Specifically, his sum work performs a collision of rural, colonial, and queer imaginaries. Imaginaries are invented identities of cultures and groups that are often mistakenly contributed to the whole of that culture of group.  Through his art, Migueltzinta juxtaposes these imaginaries in his art and, in doing so, breaks them down. Migueltzinta hopes that his works sparks discussions on identity and imaginaries, why they exist, and why certain imaginaries clash even though they mesh in reality.

As people, we shouldn’t limit ourselves to fit within the boundaries of imaginaries. Being immersed in rural culture and Nature does not dictate out sexual preference or identity, nor our inclination to understand and become involved in other cultures and groups.

Migueltzinta’s current work embodies these themes in his performance persona Chico California, a homosexual leather man seeking to engage in erotic relationships with space, site, and inanimate objects. The Chico California persona was inspired by the gay leather imaginary and Tom of Finland-style aesthetic.

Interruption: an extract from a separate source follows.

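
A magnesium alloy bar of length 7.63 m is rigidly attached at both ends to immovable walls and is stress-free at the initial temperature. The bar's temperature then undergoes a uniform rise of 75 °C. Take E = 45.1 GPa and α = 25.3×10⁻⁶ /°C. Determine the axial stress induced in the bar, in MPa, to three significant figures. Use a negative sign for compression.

-85.6 MPa

Free thermal expansion αLΔT = 25.3e-6 · 7630 · 75 = 14.48 mm.
The walls impose strain ε = −(14.48)/7630 = -1.8975e-03; σ = Eε = 45100 · -1.8975e-03 = -85.58 MPa.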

Through Chico California, Migueltzinta blurs the roles of power between man and Nature to elicit a confusing mix of want and fear, longing and revulsion in onlookers.

“As an artist, to elicit this kind of reaction in another is a beautiful accomplishment: it is to share my own experience of longing which allows us to feel, even if just for an agonizing, luxurious second, connected, seen and fulfilled.”

When asked what inspires his work, Migueltzinta describes a wanting to “fuse the often-separated experiences of being gay or queer and having a connectedness to ‘Nature’ and the rural” Through this cultural hybridity and queering of rural political and cultural paradigms, Migueltzinta intends to unpack ideas of land and gender, western expansion and the imaging of colonially occupied territory.

Currently in his second year of study in the Fine Arts graduate program, Migueltzinta praises his valuable mentorship from his supervisor Jackson 2Bears and the opportunity to meet and work with many peers and collaborators. “I feel, for the first time in my life, a real sense of connection to an arts community.”